For good measure, Cobb was the league leader in home runs with 9 in 1909, becoming the second player in AL history and the fourth in major league history to win the triple crown.

Cobb helped lead the Tigers to three consecutive pennants, 1906 through 1908. However, they lost the World Series all three years. Cobb hit .368 in the 1907 Series, but only .200 in 1906 and .231 in 1908.

Despite the impressive numbers he compiled over the next seventeen seasons in Detroit, the Tigers never won another pennant while he was there. Cobb became the team's playing manager in 1921, a move that surprised the baseball world because of the way even his teammates felt about him.

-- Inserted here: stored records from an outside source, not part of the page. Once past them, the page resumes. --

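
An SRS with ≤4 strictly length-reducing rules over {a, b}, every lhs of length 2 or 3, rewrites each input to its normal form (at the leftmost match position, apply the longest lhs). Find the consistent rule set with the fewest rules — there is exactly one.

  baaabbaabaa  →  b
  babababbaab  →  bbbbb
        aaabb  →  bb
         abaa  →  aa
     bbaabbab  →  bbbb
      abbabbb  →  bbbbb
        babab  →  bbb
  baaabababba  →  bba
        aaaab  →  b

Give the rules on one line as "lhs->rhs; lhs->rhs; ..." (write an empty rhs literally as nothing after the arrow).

  | baaabbaabaa => abbaabaa => bbaabaa => bbaa => b
  | babababbaab => bbababbaab => bbbabbaab => bbbbbaab => bbbbb
  | aaabb => aabb => abb => bb
  | abaa => aa

ab->b; aba->a; baa->; bab->bb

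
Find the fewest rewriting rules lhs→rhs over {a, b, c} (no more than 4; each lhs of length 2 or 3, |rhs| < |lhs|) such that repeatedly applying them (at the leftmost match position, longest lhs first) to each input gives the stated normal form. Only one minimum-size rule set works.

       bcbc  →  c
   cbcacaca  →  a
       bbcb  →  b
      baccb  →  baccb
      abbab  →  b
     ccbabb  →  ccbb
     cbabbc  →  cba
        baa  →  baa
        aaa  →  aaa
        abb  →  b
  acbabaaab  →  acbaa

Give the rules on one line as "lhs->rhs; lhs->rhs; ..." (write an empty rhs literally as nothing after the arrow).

  | bcbc => abc => c
  | cbcacaca => caacaca => acaca => aca => a
  | bbcb => bab => b
  | baccb

ab->; bc->a; ca->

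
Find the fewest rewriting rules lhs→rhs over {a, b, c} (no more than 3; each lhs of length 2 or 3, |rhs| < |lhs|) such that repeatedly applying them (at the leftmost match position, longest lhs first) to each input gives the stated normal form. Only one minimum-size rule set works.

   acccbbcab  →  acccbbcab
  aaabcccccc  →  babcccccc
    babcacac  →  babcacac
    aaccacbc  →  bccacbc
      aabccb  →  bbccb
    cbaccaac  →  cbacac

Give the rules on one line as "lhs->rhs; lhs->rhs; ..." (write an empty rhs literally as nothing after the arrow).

  | acccbbcab
  | aaabcccccc => babcccccc
  | babcacac
  | aaccacbc => bccacbc

aa->b; caa->a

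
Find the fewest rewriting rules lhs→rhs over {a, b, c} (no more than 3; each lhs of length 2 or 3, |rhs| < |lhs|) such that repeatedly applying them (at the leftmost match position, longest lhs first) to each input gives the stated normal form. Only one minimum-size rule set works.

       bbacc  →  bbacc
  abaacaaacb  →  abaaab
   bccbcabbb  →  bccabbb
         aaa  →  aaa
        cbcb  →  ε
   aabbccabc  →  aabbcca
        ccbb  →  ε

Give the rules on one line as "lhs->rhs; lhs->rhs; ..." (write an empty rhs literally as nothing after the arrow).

  | bbacc
  | abaacaaacb => abaaaacb => abaaab
  | bccbcabbb => bccabbb
  | aaa

aac->a; abc->a; cb->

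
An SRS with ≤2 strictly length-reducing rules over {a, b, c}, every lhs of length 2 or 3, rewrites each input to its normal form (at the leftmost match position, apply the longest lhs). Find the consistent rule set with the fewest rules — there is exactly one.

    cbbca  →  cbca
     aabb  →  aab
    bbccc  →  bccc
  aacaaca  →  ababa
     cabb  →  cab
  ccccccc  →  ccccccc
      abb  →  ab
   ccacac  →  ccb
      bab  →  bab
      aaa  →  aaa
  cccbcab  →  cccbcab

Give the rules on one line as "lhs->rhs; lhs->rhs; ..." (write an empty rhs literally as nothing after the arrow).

ac->b; bb->b

  | cbbca => cbca
  | aabb => aab
  | bbccc => bccc
  | aacaaca => abaaca => ababa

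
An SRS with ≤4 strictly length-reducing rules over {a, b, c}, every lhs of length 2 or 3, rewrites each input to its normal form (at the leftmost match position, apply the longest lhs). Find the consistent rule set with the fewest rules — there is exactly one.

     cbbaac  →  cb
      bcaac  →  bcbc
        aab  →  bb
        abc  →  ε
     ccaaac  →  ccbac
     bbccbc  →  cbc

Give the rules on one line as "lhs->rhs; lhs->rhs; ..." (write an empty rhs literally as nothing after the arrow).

aa->b; abc->; bbc->

  | cbbaac => cbbbc => cb
  | bcaac => bcbc
  | aab => bb
  | abc => ε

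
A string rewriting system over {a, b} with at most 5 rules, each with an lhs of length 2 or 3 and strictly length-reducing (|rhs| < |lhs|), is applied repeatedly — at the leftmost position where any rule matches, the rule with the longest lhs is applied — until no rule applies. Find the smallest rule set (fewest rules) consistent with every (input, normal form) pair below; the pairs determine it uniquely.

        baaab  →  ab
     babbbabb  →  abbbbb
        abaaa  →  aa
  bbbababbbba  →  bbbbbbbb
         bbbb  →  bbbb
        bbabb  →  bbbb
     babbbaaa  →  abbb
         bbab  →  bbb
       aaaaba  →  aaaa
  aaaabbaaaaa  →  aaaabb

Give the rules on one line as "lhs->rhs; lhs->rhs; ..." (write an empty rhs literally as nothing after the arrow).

  | baaab => ab
  | babbbabb => abbbabb => abbbbb
  | abaaa => aa
  | bbbababbbba => bbbbabbbba => bbbbbbbba => bbbbbbbb

ba->; baa->; bab->ab; bba->bb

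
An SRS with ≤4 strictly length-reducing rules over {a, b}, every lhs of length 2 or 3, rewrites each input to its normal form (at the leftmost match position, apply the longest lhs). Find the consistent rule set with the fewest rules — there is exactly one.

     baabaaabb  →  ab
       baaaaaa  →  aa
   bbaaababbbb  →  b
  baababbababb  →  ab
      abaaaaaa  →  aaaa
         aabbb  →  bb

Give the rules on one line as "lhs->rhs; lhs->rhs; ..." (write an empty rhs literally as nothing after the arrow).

  | baabaaabb => abbaaabb => aaabb => ab
  | baaaaaa => abaaaa => aabaa => aa
  | bbaaababbbb => babababbbb => bababbb => babb => b
  | baababbababb => abbabbababb => abbababb => ababb => ab

aab->; abb->; baa->ab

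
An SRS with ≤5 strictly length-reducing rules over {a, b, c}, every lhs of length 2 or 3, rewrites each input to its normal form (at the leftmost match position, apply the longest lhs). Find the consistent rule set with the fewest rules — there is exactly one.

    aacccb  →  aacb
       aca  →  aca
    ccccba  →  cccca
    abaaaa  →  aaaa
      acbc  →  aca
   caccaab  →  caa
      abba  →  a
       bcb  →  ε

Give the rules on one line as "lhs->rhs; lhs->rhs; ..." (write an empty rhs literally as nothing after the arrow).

  | aacccb => aacb
  | aca
  | ccccba => cccca
  | abaaaa => aaaa

ab->; acc->a; ba->a; bc->a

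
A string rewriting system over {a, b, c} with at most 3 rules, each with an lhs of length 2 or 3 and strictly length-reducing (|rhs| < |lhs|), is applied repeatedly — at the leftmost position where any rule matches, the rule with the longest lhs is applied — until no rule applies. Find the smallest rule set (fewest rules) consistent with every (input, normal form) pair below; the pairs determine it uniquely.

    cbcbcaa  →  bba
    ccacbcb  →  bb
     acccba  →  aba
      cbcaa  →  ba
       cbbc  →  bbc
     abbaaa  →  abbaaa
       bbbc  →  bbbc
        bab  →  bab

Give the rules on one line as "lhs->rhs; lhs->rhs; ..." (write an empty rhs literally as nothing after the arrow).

ca->; cb->b

  | cbcbcaa => bcbcaa => bbcaa => bba
  | ccacbcb => ccbcb => cbcb => bcb => bb
  | acccba => accba => acba => aba
  | cbcaa => bcaa => ba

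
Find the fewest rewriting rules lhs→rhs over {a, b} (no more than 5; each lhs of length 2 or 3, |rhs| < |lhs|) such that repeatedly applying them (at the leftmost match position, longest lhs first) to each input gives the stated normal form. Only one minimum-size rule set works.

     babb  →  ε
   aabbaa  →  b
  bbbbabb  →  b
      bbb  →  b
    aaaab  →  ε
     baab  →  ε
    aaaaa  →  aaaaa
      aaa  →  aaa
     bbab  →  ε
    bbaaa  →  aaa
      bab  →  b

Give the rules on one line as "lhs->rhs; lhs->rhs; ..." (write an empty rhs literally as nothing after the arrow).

  | babb => bb => ε
  | aabbaa => abbaa => baa => b
  | bbbbabb => bbabb => abb => b
  | bbb => b

aab->ab; ab->; baa->b; bb->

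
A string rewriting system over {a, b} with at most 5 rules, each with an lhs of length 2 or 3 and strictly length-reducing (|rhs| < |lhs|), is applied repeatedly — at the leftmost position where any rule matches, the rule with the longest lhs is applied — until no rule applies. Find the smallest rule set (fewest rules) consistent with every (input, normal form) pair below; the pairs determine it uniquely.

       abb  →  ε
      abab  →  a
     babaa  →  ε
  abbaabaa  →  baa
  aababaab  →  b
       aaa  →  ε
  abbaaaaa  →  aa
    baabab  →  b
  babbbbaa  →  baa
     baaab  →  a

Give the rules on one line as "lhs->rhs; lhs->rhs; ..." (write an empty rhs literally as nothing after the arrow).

  | abb => ε
  | abab => bab => bb => a
  | babaa => bbaa => aaa => ε
  | abbaabaa => aabaa => abaa => baa

aaa->; ab->b; abb->; bb->a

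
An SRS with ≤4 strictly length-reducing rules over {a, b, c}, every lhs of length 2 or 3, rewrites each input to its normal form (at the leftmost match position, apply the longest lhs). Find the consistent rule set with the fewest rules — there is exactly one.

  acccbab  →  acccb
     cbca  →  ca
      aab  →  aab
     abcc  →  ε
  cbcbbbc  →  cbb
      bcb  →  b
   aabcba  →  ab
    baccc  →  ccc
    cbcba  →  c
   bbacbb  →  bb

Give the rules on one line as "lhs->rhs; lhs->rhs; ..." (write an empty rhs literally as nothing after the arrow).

  | acccbab => acccb
  | cbca => ca
  | aab
  | abcc => bc => ε

abc->b; ba->; bc->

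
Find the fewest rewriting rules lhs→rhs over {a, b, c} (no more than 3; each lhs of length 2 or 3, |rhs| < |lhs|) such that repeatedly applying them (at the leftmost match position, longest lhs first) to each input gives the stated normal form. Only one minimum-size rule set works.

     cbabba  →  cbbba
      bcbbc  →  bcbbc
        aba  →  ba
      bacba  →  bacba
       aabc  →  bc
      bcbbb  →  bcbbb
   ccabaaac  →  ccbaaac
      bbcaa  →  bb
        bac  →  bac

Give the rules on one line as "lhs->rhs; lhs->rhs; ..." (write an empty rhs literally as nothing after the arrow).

ab->b; caa->

  | cbabba => cbbba
  | bcbbc
  | aba => ba
  | bacba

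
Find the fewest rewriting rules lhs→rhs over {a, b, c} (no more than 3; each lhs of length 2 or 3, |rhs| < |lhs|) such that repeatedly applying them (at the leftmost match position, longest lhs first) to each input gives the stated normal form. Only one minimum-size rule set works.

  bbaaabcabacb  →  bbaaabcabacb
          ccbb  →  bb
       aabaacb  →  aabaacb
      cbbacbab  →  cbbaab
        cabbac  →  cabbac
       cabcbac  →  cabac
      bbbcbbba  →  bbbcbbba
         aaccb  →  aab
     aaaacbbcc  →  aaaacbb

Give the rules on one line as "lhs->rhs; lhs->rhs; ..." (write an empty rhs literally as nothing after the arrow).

  | bbaaabcabacb
  | ccbb => bb
  | aabaacb
  | cbbacbab => cbbaab

cba->a; cc->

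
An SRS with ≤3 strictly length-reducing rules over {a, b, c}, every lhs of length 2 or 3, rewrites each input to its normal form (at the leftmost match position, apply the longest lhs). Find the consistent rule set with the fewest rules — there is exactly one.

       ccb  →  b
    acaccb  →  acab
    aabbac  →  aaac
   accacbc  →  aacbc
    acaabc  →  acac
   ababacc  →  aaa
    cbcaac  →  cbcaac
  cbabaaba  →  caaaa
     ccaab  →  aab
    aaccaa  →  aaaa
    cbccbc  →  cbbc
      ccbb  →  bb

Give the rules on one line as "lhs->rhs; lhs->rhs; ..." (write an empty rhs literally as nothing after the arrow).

  | ccb => b
  | acaccb => acab
  | aabbac => aabac => aaac
  | accacbc => aacbc

abc->c; ba->a; cc->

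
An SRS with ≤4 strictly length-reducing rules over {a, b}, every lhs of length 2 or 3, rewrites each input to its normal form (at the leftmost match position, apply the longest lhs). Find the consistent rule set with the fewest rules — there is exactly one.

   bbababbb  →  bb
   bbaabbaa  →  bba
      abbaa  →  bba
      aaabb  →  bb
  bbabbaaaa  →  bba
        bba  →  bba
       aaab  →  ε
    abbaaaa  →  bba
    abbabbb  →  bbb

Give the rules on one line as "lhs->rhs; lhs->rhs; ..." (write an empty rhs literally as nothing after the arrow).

  | bbababbb => babbb => bb
  | bbaabbaa => bbabbaa => bbaa => bba
  | abbaa => bbaa => bba
  | aaabb => aabb => abb => bb

aa->a; ab->; abb->bb; bab->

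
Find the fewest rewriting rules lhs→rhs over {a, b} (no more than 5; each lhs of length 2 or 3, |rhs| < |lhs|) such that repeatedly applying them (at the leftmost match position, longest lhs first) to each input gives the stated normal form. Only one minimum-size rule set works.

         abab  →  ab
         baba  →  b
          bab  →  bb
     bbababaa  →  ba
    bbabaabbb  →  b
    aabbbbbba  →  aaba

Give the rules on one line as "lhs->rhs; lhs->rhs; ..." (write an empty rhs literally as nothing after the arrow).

  | abab => abb => ab
  | baba => bba => b
  | bab => bb
  | bbababaa => bbabaa => bbaa => ba

abb->ab; bab->bb; bba->b; bbb->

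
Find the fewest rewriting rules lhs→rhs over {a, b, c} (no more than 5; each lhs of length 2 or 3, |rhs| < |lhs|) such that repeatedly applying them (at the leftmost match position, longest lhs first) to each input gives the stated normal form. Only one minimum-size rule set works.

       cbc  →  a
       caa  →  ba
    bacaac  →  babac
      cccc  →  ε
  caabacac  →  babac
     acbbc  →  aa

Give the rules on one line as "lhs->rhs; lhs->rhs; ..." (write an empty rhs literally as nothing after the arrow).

bc->c; ca->b; cbc->a; cc->

  | cbc => a
  | caa => ba
  | bacaac => babac
  | cccc => cc => ε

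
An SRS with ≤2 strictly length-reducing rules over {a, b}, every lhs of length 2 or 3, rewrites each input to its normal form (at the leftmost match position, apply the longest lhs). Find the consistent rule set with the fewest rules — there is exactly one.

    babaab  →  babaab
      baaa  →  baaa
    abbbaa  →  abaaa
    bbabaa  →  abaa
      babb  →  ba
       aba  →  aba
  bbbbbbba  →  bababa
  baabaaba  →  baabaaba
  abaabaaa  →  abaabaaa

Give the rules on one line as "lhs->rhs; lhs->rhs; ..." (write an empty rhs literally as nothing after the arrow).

  | babaab
  | baaa
  | abbbaa => abaaa
  | bbabaa => abaa

bb->; bbb->ba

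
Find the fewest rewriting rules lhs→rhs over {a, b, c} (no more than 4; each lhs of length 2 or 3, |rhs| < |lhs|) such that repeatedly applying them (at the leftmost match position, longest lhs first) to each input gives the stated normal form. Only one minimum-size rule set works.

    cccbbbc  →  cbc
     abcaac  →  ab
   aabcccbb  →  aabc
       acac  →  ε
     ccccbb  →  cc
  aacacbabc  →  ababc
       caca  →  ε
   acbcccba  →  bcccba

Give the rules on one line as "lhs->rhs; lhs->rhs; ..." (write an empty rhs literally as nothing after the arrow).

  | cccbbbc => ccabc => cbc
  | abcaac => abac => ab
  | aabcccbb => aabcca => aabc
  | acac => ac => ε

ac->; ca->; cbb->a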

As a manager, he had moderate success, guiding the Tigers to a second-place finish in 1923 and two third-place finishes in six seasons. After the 1926 season, Detroit abruptly released him. It transpired that Ban Johnson, the league president, had been given two letters, one written by Cobb, that seemed to indicate he had been involved with Tris Speaker in fixing a 1919 game between Detroit and Cleveland.

Johnson declared that Cobb and Speaker would never play in the American League again, but Commissioner Kenesaw Mountain Landis cleared both players of the charges and Johnson resigned shortly afterward.

Cobb went to the Philadelphia Athletics in 1927, hitting .357, and he retired after batting .323 in 95 games the following year. Wise investments, especially in the Coca-Cola Company, had made him a wealthy man and he spent the rest of his life in lonesome retirement. Twice divorced, he was estranged from his six children. His autobiography, My Life in Baseball, consists largely of tirades against former teammates and opponents.